His methods, tactics, and general approach to the game have aged like fine wine. Now, at 70 years old, he looks to restore a once prominent program to glory. There isn’t any other hire in the world St. John’s could have made to give its fanbase such a badly needed jolt of energy.

Rick Pitino is one of the sport’s ultimate inevitables. Scandals, a global pandemic, opportunities to coach two of the most prominent franchises in the NBA, a move to Greece. Every time you think you’ve finally gotten rid of him he reemerges and leads a new program to the promised land. Nothing can keep Rick Pitino from his true love of college basketball. And so far? Nothing can keep Rick Pitino from dominating this sport at any and every level.

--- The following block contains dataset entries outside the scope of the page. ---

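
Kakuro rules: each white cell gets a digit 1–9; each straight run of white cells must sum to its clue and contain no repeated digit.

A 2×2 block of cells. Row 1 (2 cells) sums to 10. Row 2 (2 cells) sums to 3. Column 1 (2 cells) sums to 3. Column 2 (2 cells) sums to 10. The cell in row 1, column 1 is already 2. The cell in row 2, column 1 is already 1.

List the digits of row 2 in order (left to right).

3 in 2 cells must be {1,2}.
(1,2) = 10 − 2 = 8 completes the 10 across.
(2,2) = 3 − 1 = 2 completes the 3 across.

1 2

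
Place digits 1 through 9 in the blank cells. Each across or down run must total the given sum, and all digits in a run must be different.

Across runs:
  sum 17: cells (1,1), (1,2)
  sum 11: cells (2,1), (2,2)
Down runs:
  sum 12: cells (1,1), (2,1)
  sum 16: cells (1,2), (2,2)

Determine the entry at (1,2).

17 in 2 cells must be {8,9}; 16 in 2 cells must be {7,9}.
The 17 across and the 16 down share only 9, so (1,2) = 9.
(2,2) = 16 − 9 = 7 completes the 16 down.
(1,1) = 17 − 9 = 8 completes the 17 across.
(2,1) = 11 − 7 = 4 completes the 11 across.

9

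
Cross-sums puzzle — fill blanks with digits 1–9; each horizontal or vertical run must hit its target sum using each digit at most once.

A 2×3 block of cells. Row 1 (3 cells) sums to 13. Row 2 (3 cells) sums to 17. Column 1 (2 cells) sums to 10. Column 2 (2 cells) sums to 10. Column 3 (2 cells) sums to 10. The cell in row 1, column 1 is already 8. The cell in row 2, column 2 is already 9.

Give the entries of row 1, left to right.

8 1 4

(1,2) = 10 − 9 = 1 completes the 10 down.
(1,3) = 13 − 9 = 4 completes the 13 across.
(2,1) = 10 − 8 = 2 completes the 10 down.
(2,3) = 17 − 11 = 6 completes the 17 across.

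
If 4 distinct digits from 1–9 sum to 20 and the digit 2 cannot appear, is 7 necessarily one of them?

No

Counterexample: {1,4,6,9} sums to 20 under that restriction without using 7.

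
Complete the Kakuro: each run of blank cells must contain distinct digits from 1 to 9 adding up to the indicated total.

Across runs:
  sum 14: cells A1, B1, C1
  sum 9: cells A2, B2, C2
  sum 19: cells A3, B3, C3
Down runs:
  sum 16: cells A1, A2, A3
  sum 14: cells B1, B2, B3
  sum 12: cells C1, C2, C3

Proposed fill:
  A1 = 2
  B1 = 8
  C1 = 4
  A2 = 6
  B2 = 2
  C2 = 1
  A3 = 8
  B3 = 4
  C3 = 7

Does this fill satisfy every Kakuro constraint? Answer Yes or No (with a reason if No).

Across: 2+8+4=14; 6+2+1=9; 8+4+7=19. Down: 2+6+8=16; 8+2+4=14; 4+1+7=12. No digit repeats within any run.

Yes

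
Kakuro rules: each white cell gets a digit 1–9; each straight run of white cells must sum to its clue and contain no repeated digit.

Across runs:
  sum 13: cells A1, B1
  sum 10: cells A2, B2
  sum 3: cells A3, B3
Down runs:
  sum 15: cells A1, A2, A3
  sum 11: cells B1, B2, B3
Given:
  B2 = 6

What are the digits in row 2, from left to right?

4, 6

3 in 2 cells must be {1,2}.
Given what's placed, B1 must be 4 to fit the 13 across and 11 down.
A2 = 10 − 6 = 4 completes the 10 across.
A3 = 2: the only remaining digit allowed by both the 3 across and the 15 down.
B3 = 3 − 2 = 1 completes the 3 across.
A1 = 13 − 4 = 9 completes the 13 across.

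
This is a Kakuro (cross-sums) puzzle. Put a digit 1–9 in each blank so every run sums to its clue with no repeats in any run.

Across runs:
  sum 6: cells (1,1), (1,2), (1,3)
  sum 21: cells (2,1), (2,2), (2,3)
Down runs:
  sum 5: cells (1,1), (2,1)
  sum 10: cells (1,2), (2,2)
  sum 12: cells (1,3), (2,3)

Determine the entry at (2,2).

8

6 in 3 cells must be {1,2,3}.
The 6 across and the 12 down share only 3, so (1,3) = 3.
The 21 across and the 5 down share only 4, so (2,1) = 4.
(2,3) = 12 − 3 = 9 completes the 12 down.
(1,1) = 5 − 4 = 1 completes the 5 down.
(1,2) = 6 − 4 = 2 completes the 6 across.
(2,2) = 21 − 13 = 8 completes the 21 across.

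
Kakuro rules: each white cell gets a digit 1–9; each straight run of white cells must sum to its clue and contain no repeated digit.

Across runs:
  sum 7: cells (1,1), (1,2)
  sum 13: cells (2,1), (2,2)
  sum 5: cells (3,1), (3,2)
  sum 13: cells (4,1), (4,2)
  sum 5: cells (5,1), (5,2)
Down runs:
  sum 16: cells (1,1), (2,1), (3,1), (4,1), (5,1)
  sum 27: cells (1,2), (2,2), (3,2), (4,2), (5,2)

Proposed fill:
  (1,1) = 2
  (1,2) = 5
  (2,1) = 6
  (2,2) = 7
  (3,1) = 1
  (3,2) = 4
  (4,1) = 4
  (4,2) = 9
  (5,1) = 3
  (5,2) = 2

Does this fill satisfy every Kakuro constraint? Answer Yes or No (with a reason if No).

Yes

Across: 2+5=7; 6+7=13; 1+4=5; 4+9=13; 3+2=5. Down: 2+6+1+4+3=16; 5+7+4+9+2=27. No digit repeats within any run.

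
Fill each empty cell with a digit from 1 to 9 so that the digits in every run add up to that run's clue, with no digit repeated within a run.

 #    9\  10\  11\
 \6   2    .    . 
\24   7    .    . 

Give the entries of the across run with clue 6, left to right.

2 1 3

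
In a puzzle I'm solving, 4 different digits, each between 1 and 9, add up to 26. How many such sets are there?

4 distinct digits from 1–9 sum between 10 and 30.
Enumerating: {2,7,8,9}, {3,6,8,9}, {4,5,8,9}, {4,6,7,9}, {5,6,7,8}.

5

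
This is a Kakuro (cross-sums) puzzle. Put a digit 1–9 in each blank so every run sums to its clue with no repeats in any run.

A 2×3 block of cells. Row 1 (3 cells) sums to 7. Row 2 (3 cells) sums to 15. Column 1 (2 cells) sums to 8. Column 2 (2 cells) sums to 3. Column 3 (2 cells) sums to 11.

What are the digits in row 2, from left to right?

7 in 3 cells must be {1,2,4}; 3 in 2 cells must be {1,2}.
Nothing is forced directly, so branch on (1,3), whose candidates are 2 or 4. If (1,3) = 2: that forces (1,1) = 1, after which (1,2) would have to be in {4} for the 7 across but in {1,2} for the 3 down — contradiction. So (1,3) = 4.
(2,3) = 11 − 4 = 7 completes the 11 down.
Given what's placed, (2,2) must be 2 to fit the 15 across and 3 down.
(1,2) = 3 − 2 = 1 completes the 3 down.
(2,1) = 15 − 9 = 6 completes the 15 across.
(1,1) = 7 − 5 = 2 completes the 7 across.

6 2 7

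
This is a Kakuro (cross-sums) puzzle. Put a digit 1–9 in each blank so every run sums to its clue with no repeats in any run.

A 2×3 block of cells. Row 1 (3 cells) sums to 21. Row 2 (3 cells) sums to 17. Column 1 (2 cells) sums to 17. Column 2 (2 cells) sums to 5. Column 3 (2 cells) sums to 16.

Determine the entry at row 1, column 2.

4

17 in 2 cells must be {8,9}; 16 in 2 cells must be {7,9}.
The 21 across and the 5 down share only 4, so (1,2) = 4.
Given what's placed, (1,3) must be 9 to fit the 21 across and 16 down.
(2,2) = 5 − 4 = 1 completes the 5 down.
(2,3) = 16 − 9 = 7 completes the 16 down.
(1,1) = 21 − 13 = 8 completes the 21 across.
(2,1) = 17 − 8 = 9 completes the 17 across.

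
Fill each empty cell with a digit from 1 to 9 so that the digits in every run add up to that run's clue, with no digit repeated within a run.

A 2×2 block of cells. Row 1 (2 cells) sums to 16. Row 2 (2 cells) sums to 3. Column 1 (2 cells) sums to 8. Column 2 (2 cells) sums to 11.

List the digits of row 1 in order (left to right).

16 in 2 cells must be {7,9}; 3 in 2 cells must be {1,2}.
The 16 across and the 8 down share only 7, so (1,1) = 7.
(1,2) = 16 − 7 = 9 completes the 16 across.
(2,1) = 8 − 7 = 1 completes the 8 down.
(2,2) = 3 − 1 = 2 completes the 3 across.

7 9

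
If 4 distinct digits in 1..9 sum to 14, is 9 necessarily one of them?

No

Counterexample: {1,2,3,8} sums to 14 without using 9.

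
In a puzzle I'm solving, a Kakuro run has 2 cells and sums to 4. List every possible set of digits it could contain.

{1,3}

2 distinct digits from 1–9 sum between 3 and 17.
Only one set works: {1,3}.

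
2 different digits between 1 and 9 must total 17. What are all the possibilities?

{8,9}

2 distinct digits from 1–9 sum between 3 and 17.
Only one set works: {8,9}.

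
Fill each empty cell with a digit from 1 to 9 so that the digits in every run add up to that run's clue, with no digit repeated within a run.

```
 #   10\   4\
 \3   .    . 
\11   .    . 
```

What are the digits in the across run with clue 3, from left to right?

3 in 2 cells must be {1,2}; 4 in 2 cells must be {1,3}.
The 3 across and the 4 down share only 1, so R1C2 = 1.
R2C2 = 4 − 1 = 3 completes the 4 down.
R1C1 = 3 − 1 = 2 completes the 3 across.
R2C1 = 11 − 3 = 8 completes the 11 across.

2 1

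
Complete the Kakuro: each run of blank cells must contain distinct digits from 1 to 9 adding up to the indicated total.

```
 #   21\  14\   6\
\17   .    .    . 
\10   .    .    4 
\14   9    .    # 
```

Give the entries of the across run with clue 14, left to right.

9 5

R1C3 = 6 − 4 = 2 completes the 6 down.
Given what's placed, R2C1 must be 5 to fit the 10 across and 21 down.
R2C2 = 10 − 9 = 1 completes the 10 across.
R3C2 = 14 − 9 = 5 completes the 14 across.
R1C1 = 21 − 14 = 7 completes the 21 down.
R1C2 = 17 − 9 = 8 completes the 17 across.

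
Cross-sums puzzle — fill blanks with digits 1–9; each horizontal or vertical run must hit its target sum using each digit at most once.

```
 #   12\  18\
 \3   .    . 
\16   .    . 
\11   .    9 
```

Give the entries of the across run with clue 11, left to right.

3 in 2 cells must be {1,2}; 16 in 2 cells must be {7,9}.
R2C2 = 7: the only remaining digit allowed by both the 16 across and the 18 down.
R3C1 = 11 − 9 = 2 completes the 11 across.
R1C1 = 1: the only remaining digit allowed by both the 3 across and the 12 down.
R1C2 = 3 − 1 = 2 completes the 3 across.
R2C1 = 16 − 7 = 9 completes the 16 across.

2 9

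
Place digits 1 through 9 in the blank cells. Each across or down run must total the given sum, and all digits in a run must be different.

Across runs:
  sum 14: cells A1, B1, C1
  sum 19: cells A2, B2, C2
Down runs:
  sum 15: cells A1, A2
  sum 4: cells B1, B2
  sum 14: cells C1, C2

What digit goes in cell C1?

5

4 in 2 cells must be {1,3}.
The 19 across and the 4 down share only 3, so B2 = 3.
Given what's placed, C2 must be 9 to fit the 19 across and 14 down.
B1 = 4 − 3 = 1 completes the 4 down.
C1 = 14 − 9 = 5 completes the 14 down.
A2 = 19 − 12 = 7 completes the 19 across.
A1 = 14 − 6 = 8 completes the 14 across.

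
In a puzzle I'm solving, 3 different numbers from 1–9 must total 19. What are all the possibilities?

{2,8,9}; {3,7,9}; {4,6,9}; {4,7,8}; {5,6,8}

3 distinct digits from 1–9 sum between 6 and 24.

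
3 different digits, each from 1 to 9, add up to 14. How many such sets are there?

8

3 distinct digits from 1–9 sum between 6 and 24.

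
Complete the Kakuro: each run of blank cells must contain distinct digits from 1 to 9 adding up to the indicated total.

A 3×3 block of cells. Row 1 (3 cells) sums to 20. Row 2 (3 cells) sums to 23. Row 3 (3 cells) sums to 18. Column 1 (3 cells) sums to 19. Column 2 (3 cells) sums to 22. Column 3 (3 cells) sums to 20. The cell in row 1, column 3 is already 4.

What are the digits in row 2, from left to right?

23 in 3 cells must be {6,8,9}.
Given what's placed, (2,3) must be 9 to fit the 23 across and 20 down.
(3,3) = 20 − 13 = 7 completes the 20 down.
No cell is forced outright now. (2,1) can only be 6 or 8 (the digits allowed by both its 23 across and its 19 down). If (2,1) = 6: that forces (1,1) = 9, (1,2) = 7, after which (2,2) would have to be in {8} for the 23 across but in {6,9} for the 22 down — contradiction. So (2,1) = 8.
(2,2) = 23 − 17 = 6 completes the 23 across.

8 6 9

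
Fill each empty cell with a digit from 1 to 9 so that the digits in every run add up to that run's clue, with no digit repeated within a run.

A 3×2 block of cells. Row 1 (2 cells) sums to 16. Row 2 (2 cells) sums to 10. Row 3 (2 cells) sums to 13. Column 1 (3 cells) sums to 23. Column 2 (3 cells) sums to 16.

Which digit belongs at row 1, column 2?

16 in 2 cells must be {7,9}; 23 in 3 cells must be {6,8,9}.
The 16 across and the 23 down share only 9, so (1,1) = 9.
(1,2) = 16 − 9 = 7 completes the 16 across.
Nothing is forced directly, so branch on (2,1), whose candidates are 6 or 8. If (2,1) = 8: then (2,2) would have to be in {2} for the 10 across but in {1,3,4,5,6,8} for the 16 down — contradiction. So (2,1) = 6.
(2,2) = 10 − 6 = 4 completes the 10 across.
(3,1) = 23 − 15 = 8 completes the 23 down.
(3,2) = 13 − 8 = 5 completes the 13 across.

7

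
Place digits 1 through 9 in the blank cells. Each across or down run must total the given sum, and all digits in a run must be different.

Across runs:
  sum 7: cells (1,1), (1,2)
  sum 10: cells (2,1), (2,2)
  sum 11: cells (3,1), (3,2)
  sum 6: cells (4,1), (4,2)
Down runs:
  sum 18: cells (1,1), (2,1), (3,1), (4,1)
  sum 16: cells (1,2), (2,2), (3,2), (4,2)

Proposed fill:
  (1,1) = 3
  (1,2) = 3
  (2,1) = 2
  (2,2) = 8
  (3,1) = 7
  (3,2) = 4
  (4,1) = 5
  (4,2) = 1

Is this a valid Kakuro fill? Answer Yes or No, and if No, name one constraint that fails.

No — the down run (1,1)–(4,1) sums to 17, not 18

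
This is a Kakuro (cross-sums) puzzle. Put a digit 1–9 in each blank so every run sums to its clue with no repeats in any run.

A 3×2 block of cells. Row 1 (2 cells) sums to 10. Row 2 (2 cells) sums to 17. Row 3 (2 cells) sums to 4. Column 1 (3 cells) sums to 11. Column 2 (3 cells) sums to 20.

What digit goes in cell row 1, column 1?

17 in 2 cells must be {8,9}; 4 in 2 cells must be {1,3}.
The 17 across and the 11 down share only 8, so (2,1) = 8.
(2,2) = 17 − 8 = 9 completes the 17 across.
Given what's placed, (3,1) must be 1 to fit the 4 across and 11 down.
(3,2) = 4 − 1 = 3 completes the 4 across.
(1,1) = 11 − 9 = 2 completes the 11 down.
(1,2) = 10 − 2 = 8 completes the 10 across.

2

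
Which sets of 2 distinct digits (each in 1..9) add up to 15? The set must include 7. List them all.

{7,8}

2 distinct digits from 1–9 sum between 3 and 17.
Keeping only sets containing 7.
Only one set works: {7,8}.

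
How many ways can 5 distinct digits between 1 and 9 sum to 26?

11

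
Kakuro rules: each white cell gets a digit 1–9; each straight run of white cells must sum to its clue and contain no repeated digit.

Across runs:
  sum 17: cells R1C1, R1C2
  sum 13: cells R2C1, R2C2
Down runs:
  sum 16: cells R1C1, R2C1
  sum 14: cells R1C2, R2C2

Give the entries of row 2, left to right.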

St. John’s is in need of resurrecting, so who better than the Hall of Fame coach in the midst of resurrecting his career? With Pitino at the helm, St. John’s reemergence into national prominence feels like more of a matter of when than if. Fans of everyone else can only accept the unavoidable reality that the villain you once loved to hate is now back firmly in the sport’s limelight.

Next. Early stars of the NCAA Tournament. dark

So if you were one that was enjoying Pitino’s descent into futility and thought you had the eternal last laugh, the only advice I can offer is to remind yourself to savor those moments when his program does slip up in the future.

Because you’re also going to have to remember how to deal with the inevitable bundles of success his team is about to enjoy.